A vida como ela é
Foi numa viagem de avião que tive a oportunidade de ver Boyhood. Assim, naquelas horas de espera no céu, o filme pareceu-me uma boa companhia. E foi. Gostei muito do enredo, em que não se passando muitas coisas, passa-se tanto. Vidas que se desenrolam na rotina dos dias, meses e anos.
Há quem não tenha gostado do filme, tenha dito que a ideia até foi boa mas que a execução ficou a desejar. Que falta ali qualquer coisa, mais ação. De facto, durante o filme ficamos à espera de que algo mais trágico aconteça, uma morte ou um acidente. Fascina-nos este lado trágico da vida. Mas, e ainda bem, a vida como ela é não é um filme, não é feita de grandes tragédias ou de explosões de felicidade. Não todos os dias.
São pequenas conquistas, tristezas silenciosas, angustias apertadas, alegrias passageiras, invejas corriqueiras e sonhos ensolarados que fazem a vida como ela é. Os problemas dos outros são sempre relativos para cada um de nós. Os nossos problemas são, por outro lado, os piores do mundo. O mesmo acontece com a nossa família, amigos, trabalho ou hobbies. São tudo para nós e quase nada para os outros.
A nossa vida tem pouco interesse, a não ser que tenhamos uma grande tragédia, uma intriga “cabeluda” ou uma vitória estupenda para contar. Contudo, nestes intervalos, vamos costurando a colcha de retalhos da nossa existência, onde cada pedacinho é importante para as nossas memórias e para as diversas relações que estabelecemos.

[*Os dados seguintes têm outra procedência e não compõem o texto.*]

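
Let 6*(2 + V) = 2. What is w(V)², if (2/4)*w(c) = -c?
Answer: 100/9 ≈ 11.111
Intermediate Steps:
V = -5/3 (V = -2 + (⅙)*2 = -2 + ⅓ = -5/3 ≈ -1.6667)
w(c) = -2*c (w(c) = 2*(-c) = -2*c)
w(V)² = (-2*(-5/3))² = (10/3)² = 100/9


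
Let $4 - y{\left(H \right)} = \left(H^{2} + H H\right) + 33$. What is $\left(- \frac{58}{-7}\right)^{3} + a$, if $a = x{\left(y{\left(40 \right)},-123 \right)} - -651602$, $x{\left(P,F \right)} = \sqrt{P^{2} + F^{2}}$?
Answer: $\frac{223694598}{343} + 17 \sqrt{36130} \approx 6.554 \cdot 10^{5}$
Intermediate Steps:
$y{\left(H \right)} = -29 - 2 H^{2}$ ($y{\left(H \right)} = 4 - \left(\left(H^{2} + H H\right) + 33\right) = 4 - \left(\left(H^{2} + H^{2}\right) + 33\right) = 4 - \left(2 H^{2} + 33\right) = 4 - \left(33 + 2 H^{2}\right) = -29 - 2 H^{2}$)
$x{\left(P,F \right)} = \sqrt{F^{2} + P^{2}}$
$a = 651602 + 17 \sqrt{36130}$ ($a = \sqrt{\left(-123\right)^{2} + \left(-29 - 2 \cdot 40^{2}\right)^{2}} - -651602 = \sqrt{15129 + \left(-29 - 3200\right)^{2}} + 651602 = \sqrt{15129 + \left(-3229\right)^{2}} + 651602 = \sqrt{15129 + 10426441} + 651602 = \sqrt{10441570} + 651602 = 17 \sqrt{36130} + 651602 = 651602 + 17 \sqrt{36130} \approx 6.5483 \cdot 10^{5}$)
$\left(- \frac{58}{-7}\right)^{3} + a = \left(- \frac{58}{-7}\right)^{3} + \left(651602 + 17 \sqrt{36130}\right) = \left(\left(-58\right) \left(- \frac{1}{7}\right)\right)^{3} + \left(651602 + 17 \sqrt{36130}\right) = \left(\frac{58}{7}\right)^{3} + \left(651602 + 17 \sqrt{36130}\right) = \frac{195112}{343} + \left(651602 + 17 \sqrt{36130}\right) = \frac{223694598}{343} + 17 \sqrt{36130}$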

Tenho o privilégio de participar num projeto fotográfico onde tentamos mostrar retalhos de vida de pessoas do Porto. Conversar alguns minutos com desconhecidos não é fácil e nem sempre conseguimos criar uma relação de empatia imediata. Por vezes, é mais fácil tirar uma boa fotografia do que conseguir uma boa história. Mas é sempre valioso ouvir o que ilustres desconhecidos têm para nos contar. É a vida como ela é, este desinteresse tão interessante.